Your programme is made up of credits, the total differs on programme to programme.

Semester 2 Credit Value: 20
ECTS Credits: 10.0
European Credit Transfer System


This module explores sociolinguistics, a diverse field of research concerned with the study of the relationship between language and society. The people we are, and the communities and societies we inhabit, shape and are themselves shaped by our use of language. Broadly, the module is concerned with variation in the use of language and its social implications. This includes how people’s use of language is relevant to their memberships of social groups at the micro-level, how examining patterns of language use within societies or communities can support a deeper understanding of these broader social structures at the macro-level, and what are the social implications and applications of such knowledge about language use.
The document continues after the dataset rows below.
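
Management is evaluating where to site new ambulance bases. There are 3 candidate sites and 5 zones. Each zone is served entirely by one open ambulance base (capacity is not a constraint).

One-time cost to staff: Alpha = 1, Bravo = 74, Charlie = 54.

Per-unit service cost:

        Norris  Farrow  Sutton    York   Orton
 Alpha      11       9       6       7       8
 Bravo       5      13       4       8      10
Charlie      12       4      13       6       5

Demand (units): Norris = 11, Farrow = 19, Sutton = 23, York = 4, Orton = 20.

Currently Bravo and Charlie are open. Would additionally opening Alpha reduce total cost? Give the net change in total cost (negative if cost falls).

Current service cost with {Bravo, Charlie}: 347.
Adding Alpha: each zone re-picks its cheapest; new service cost 347, saving 0.
Extra fixed cost: 1. Net change = 1 − 0 = 1.
(Totals: 475 → 476.)

No — net change +1 (cost rises by 1).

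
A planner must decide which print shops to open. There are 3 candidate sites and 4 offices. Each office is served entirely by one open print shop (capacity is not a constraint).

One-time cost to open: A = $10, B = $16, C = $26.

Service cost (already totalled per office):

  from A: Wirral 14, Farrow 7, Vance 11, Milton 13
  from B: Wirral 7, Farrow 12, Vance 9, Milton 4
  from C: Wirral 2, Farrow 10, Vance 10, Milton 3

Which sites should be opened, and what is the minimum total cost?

Open B only; minimum total cost 48.

For any fixed open set, each office goes to its cheapest open site; total = fixed + service.
{B}: Wirral→B 7, Farrow→B 12, Vance→B 9, Milton→B 4. Service 32; fixed 16; total 48.
{C}: service 25 + fixed 26 = 51
{A, B}: service 27 + fixed 26 = 53
{A, B, C}: service 21 + fixed 52 = 73
(All 7 nonempty subsets were checked; B only is lowest.)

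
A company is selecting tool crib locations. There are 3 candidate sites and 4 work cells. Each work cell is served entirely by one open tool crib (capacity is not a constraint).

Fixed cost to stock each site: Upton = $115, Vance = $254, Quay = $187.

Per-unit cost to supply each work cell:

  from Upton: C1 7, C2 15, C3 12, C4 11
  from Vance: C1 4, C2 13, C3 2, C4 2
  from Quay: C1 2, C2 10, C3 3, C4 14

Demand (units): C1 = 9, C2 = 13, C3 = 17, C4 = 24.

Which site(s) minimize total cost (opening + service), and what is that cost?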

The module introduces key concepts and topics relevant to the study of language use and variation in different social contexts, drawing on theory and practice from the diverse field of sociolinguistics.
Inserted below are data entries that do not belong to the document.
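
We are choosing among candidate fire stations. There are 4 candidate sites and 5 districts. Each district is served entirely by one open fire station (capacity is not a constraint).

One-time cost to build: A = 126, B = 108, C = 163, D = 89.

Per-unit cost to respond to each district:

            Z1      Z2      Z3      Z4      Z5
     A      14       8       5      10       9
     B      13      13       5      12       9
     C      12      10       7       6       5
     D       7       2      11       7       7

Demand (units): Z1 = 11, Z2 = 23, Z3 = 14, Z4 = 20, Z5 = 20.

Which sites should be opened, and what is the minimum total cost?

Open D only; minimum total cost 646.

For any fixed open set, each district goes to its cheapest open site; total = fixed + service.
{D}: Z1→D 7·11=77, Z2→D 2·23=46, Z3→D 11·14=154, Z4→D 7·20=140, Z5→D 7·20=140. Service 557; fixed 89; total 646.
{B, D}: Z1→D 7·11=77, Z2→D 2·23=46, Z3→B 5·14=70, Z4→D 7·20=140, Z5→D 7·20=140. Service 473; fixed 197; total 670.
{A, D}: service 473 + fixed 215 = 688
{A, B, C, D}: Z1→D 7·11=77, Z2→D 2·23=46, Z3→A 5·14=70, Z4→C 6·20=120, Z5→C 5·20=100. Service 413; fixed 486; total 899.
No other subset beats 646.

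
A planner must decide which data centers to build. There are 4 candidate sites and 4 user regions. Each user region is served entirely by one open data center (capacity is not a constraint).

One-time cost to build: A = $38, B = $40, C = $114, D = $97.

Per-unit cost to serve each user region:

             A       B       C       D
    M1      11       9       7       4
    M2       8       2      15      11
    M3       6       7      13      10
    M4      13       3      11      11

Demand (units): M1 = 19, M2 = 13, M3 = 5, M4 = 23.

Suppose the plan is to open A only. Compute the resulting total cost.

Each user region is assigned to its cheapest site among the open ones.
{A}: M1→A 11·19=209, M2→A 8·13=104, M3→A 6·5=30, M4→A 13·23=299. Service 642; fixed 38; total 680.

Total cost: 680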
The aims of the module are to enable students to:
1.       understand and critically engage with key concepts in the study of language and society,
2.       recognize different forms of linguistic variation, and interrogate how they relate to social structures of different kinds and/or to stylistic and situational factors,
3.       explain and critique research on linguistic variation in a range of social contexts, and
4.       apply theories and concepts in sociolinguistics to critically examine their own experiences of language use in social contexts.

Outline Of Syllabus

The module will cover a selection of key topics in sociolinguistics that are of importance for understanding the development of the field and its current relevance, such as:

1. notions of language, dialect, accent and standard
2. linguistic variation: relationships between linguistic and extra-linguistic variables (e.g. age, class, gender, social networks)
3. stylistic variation: relationships between language use and variables such as topic, setting
4. attitudes to language, and the notion of 'acceptability'
5. language policy and planning
6. different types of linguistic community
7. the impact of globalization and mobility on sociolinguistic theory

Teaching Methods

Teaching Activities
Category Activity Number Length Student Hours Comment
Guided Independent StudyAssessment preparation and completion150:0050:00N/A
Scheduled Learning And Teaching ActivitiesLecture102:0020:00N/A
Guided Independent StudyDirected research and reading130:0030:00N/A
Structured Guided LearningStructured research and reading activities111:0011:00N/A
Scheduled Learning And Teaching ActivitiesDrop-in/surgery12:002:00N/A
Guided Independent StudyIndependent study187:0087:00N/A
Teaching Rationale And Relationship

Lectures provide an introduction to the weekly content, establish a basic level of understanding of the topic, provide opportunities for discussion, group activities and personal reflections, and signal areas for individual further study and essential and further reading. Group activities are often linked to pre-class weekly reading

Structured Guided Learning activities provide students with weekly opportunities to consolidate learning through guided tasks linked to the weekly topic.

Independent study will enable wider reading, further personal self-reflection and assignment preparation.

Assessment Methods

The format of resits will be determined by the Board of Examiners

Other Assessment
Description Semester When Set Percentage Comment
Reflective log2M40Research blog post and reflection - 1,500 words
Essay2A60Critical Essay - 2000 words
Assessment Rationale And Relationship

The research blog post assessment will assess both students' understanding of a piece of sociolinguistic research (in terms of the theories and concepts used, the research methods involved, and the outcomes), and their ability to explain sociolinguistic research and present sociolinguistic information to a general audience. The critical essay (60%, end of the module) is a more traditional academic essay which will assess students' holistic understanding of the whole course content and their critical thinking and academic writing skills.